Cyber bullying can also be done by posting images and videos online that will offend the victims. It can also be excluding people online, creating fake accounts to post harmful or distressing content, and again sending abusive messages. Overall it is bullying but online usually through social media channels.
18. Identity Theft
Identity theft is one of the most common types of cyber crime. The main reason identity theft occurs is with the view of creating fraud for financial gains. Criminals usually steal the identity information of others such as credit card information, addresses, email addresses and more. With this information, they can pretend to be someone else and create new bank accounts.
19. Child Soliciting & Abuse
Child soliciting and abuse online is a type of cybercrime where criminals solicit children via chat rooms for the purpose of pornography. It can also come in form of material that shows or describes sexual abuse towards children. A child is regarded as someone who is under the age of 16. This type of cyber crime is heavily monitored by the police.
It can be a threat to companies as well as individuals because the perpetrators may be looking to adopt another persona online.
Ransomware affects many companies and has recently affected the NHS and other big corporations all over the world. Ransomware enters your computer network and encrypts files, meaning you don’t have any access to them. The attacker will send you a notification demanding a large sum of money for you to then get your data back.
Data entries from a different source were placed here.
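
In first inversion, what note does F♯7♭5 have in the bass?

F♯7♭5 = F#–A#–C–E. First inversion → third in the bass = A#.

A#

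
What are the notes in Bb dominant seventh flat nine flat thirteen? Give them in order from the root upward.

Bb dominant seventh flat nine flat thirteen: dominant seventh flat nine flat thirteen on B-flat.
Root: B-flat
Major 3rd (3rd): D
Perfect 5th (5th): F
Minor 7th (7th): A-flat
Minor 9th (9th): C-flat
Minor 13th (13th): G-flat

B-flat  D  F  A-flat  C-flat  G-flat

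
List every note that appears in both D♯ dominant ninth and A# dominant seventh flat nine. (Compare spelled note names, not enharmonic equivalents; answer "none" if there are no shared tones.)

A-sharp, E-sharp

D♯ dominant ninth = D-sharp, F-double-sharp, A-sharp, C-sharp, E-sharp.
A# dominant seventh flat nine = A-sharp, C-double-sharp, E-sharp, G-sharp, B.
Shared: A-sharp, E-sharp.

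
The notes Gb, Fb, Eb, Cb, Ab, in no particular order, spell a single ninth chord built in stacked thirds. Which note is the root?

Arranged so that each adjacent pair is a third by letter name: Fb – Ab – Cb – Eb – Gb.
The bottom of that stack, Fb, is the root (this is Fb major ninth).

Fb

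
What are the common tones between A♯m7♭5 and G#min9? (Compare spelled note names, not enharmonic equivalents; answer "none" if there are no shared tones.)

A♯  G♯

A♯m7♭5: A♯ C♯ E G♯
G#min9: G♯ B D♯ F♯ A♯
Common to both → A♯, G♯.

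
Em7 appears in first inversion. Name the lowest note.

Em7 = E–G–B–D. First inversion → third in the bass = G.

G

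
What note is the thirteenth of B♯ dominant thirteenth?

G##

Root of B♯ dominant thirteenth = B#. The 13th is a major 13th: B# up a major 13th → G##.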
The criminals' aim is that they will get enough people to pay to ransom fee to get a quick buck.
What Law Enforcement Protects Businesses And Individuals Against Fraud and Cyber Crime?
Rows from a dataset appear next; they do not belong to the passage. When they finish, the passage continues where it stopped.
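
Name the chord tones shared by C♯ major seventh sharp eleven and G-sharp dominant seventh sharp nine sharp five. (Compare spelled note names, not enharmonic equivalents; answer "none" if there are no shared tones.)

G-sharp, B-sharp

C♯ major seventh sharp eleven: C-sharp E-sharp G-sharp B-sharp F-double-sharp
G-sharp dominant seventh sharp nine sharp five: G-sharp B-sharp D-double-sharp F-sharp A-double-sharp
Common to both → G-sharp, B-sharp.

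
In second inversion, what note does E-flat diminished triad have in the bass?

E-flat diminished triad = E-flat–G-flat–B-double-flat. Second inversion → fifth in the bass = B-double-flat.

B-double-flat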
In the UK, the National Cyber Security Center protects and supports organisations and the wider public sector, as well as the general public. They are able to offer incident response, assist with recovery and offer advice on legal matters. You can report an incident to the NCSC or turn to the Action Fraud site for cybercrimes relating to fraud.
The Crown Prosecution Service (CPS) is responsible for the prosecution of criminal cases that have been investigated by the police or other investigative organisations within England and Wales.
Why You Need To Protect Yourself
Cyber criminals are out there and will do anything to make money and steal useful information. As we are becoming more digital, we are opening ourselves up to more and more types of cyber crime. Cyber crime, as we have discussed, can vary in severity. It's not something that businesses should take lightly as the knock-on effect could extend to your customers, too. If you handle sensitive, personal data, you risk exposing your clients to threats. This will have immediate consequences for your reputation as a trusted brand, and also potentially have a negative effect on the lives of your customers. Businesses that have fallen prey to cyber crime struggle to recover, partly because of the financial implications, but also because once trust has been destabilised, customers will remain wary and avoid returning to your services.
There are many ways to protect yourself from cyber attacks. Protecting yourself will make you less vulnerable to cyber attacks and therefore prevent you from getting your personal information stolen, robbed, having your data encrypted, and so on.
Read the Silverbug strategy to cybersecurity here and learn ways of protecting your business from cyber threats.
Is Anti-Virus Software Enough To Protect Your Business?
In short, anti-virus software alone will not be sufficient to defend your business against the multitude of threats that are continuously evolving and targeting companies of all sizes. Smart business leaders know that a strategic approach is required in order to defend your organisation from all angles – particularly as more and more employees opt for a hybrid approach to work. Relying on IT security specialists to assess your current cyber security infrastructure and formulate a customised plan that works with your particular business model is essential. You can either take their expertise and apply it with the help of your in-house security team, or you can select a managed security service that will proactively work behind the scenes to ensure your business is shielded from cyber criminals.